Behold, the first night's bounty: Chicken and potatoes with thick, savory gravy -- perhaps with a side dish of carrots (one carrot per person, cooked in oil). This meal is wonderful
. If this is the last meal I have in this life, I shall die a happy man.
Unless the bird was tiny, you'll surely have enough meat left over for chicken tacos the next night. Make these with a can of refried or black beans, some cubed potatoes crispy-fried in oil with onion, and some of that salsa we talked about earlier.
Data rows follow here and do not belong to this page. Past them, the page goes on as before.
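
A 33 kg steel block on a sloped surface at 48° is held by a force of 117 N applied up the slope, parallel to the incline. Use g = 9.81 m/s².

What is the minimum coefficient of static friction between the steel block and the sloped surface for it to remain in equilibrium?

μ_s,min ≈ 0.57

N = m g cos θ = 216.6 N.
Friction must make up the shortfall along the incline: f = m g sin θ − P = 240.6 − 117 = 123.6 N.
At the threshold f = μ_s N, so μ_s,min = 123.6/216.6 = 0.57.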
Swankpots will top these tacos with sour cream and cheese. If you have those items, great -- but go easy. You have to make these luxuries last.
Reserve some chicken meat to make up a small pot of chicken-and-rice for the dog. This concoction, which offers more meat protein than do most fancy kibbles, would keep my dog well-fed for several days.
At this point, most people would toss out the chicken carcass. Wrong!
Put the carcass (including skin and all of the icky bits) into a big pot of water (but not too
much water). Bring to a boil, then let it simmer for thirty minutes to an hour. This makes a wonderful, useful broth. Use a strainer to separate the broth from the bones, then rinse the carcass under cold water. You'll discover leftover bits of meat that you didn't know were there. Carefully pick these off and set them aside in a bowl: You'll be surprised at how much meat you were about to toss out.
(That bird died to keep you alive, and you dishonor the creature if you waste any part of its sacrifice.)
The third day is soup day.
Make the soup with broth, little bits of chicken, an onion or two, a cup of rice, a small handful of pasta, a bit of roue, and whatever veggies (fresh, canned, frozen) you may happen to have in the house. The pot will grow to a respectable size. Serve with bread, toast, or grilled cheese sandwiches. Yes, this soup is thick and starchy: Dr. Atkins would have hated it. But it fills you up and keeps you going, and it tastes good.
The next day, you'll have leftover soup for lunches.
Now buy another chicken and start the process all over again. You probably won't need to buy the other ingredients.
On the seventh day, serve pasta (cost: $1) topped with canned sauce (cost: $1). If you have some pork or beef to put into the sauce, thank the powers above. Serve with some sort of veggie and maybe some garlic toast.
Other "poor foods" include home-made chili over pasta or potatoes followed by chili-drenched hot dogs the next day. Also consider beef stroganoff (made with ground beef -- easier and cheaper), shepherd's pie, jambalaya, and breakfast-for-dinner. (Make pancakes from scratch. Cheaper than Bisquick.)
One of my favorite poor foods is frittata. You can get fancy-schmancy with frittata ingredients, but all you really need is frozen spinach, onion, a little cheese if you have it, and maybe some tomato on top. (Consider growing your own tomatoes and squash.) Any leftovers in your fridge -- even potatoes -- can slip into a frittata. For the dairy, you can use powdered milk as needed
. (Powdered milk is an important weapon in the arsenal of Desperate Cookery. Real milk often sours before you can use it all, and Desperate Cooks hate to waste even a single molecule.) Avocados on top are wonderful, but they can get pricey.
Some would suggest ramen for lunches. Maybe, but I hate that stuff. I prefer a bowl of pasta noodles served in a spartan "sauce" composed of nothing more than oil, butter, spices and parm (if you have it). A sprinkling of peas won't hurt. For an Asian equivalent, try sobe noodles in a sauce made of chicken broth, a scoop of peanut butter, soy sauce, garlic and ginger. (Actually, regular spaghetti noodles also work in that dish.)
If you must go the boxed mac-n-cheese route -- we all do it, and don't pretend otherwise -- get the store brand for 50 cents a box. Mix two boxes. Stir in butter, milk and real cheese if you have it. Again, peas won't hurt. If you have bread crumbs, use that as a topping and bake for ten minutes.
And that, my friends, is how you feed three
people for roughly thirty bucks a week. I am not skinny, and neither was my dog.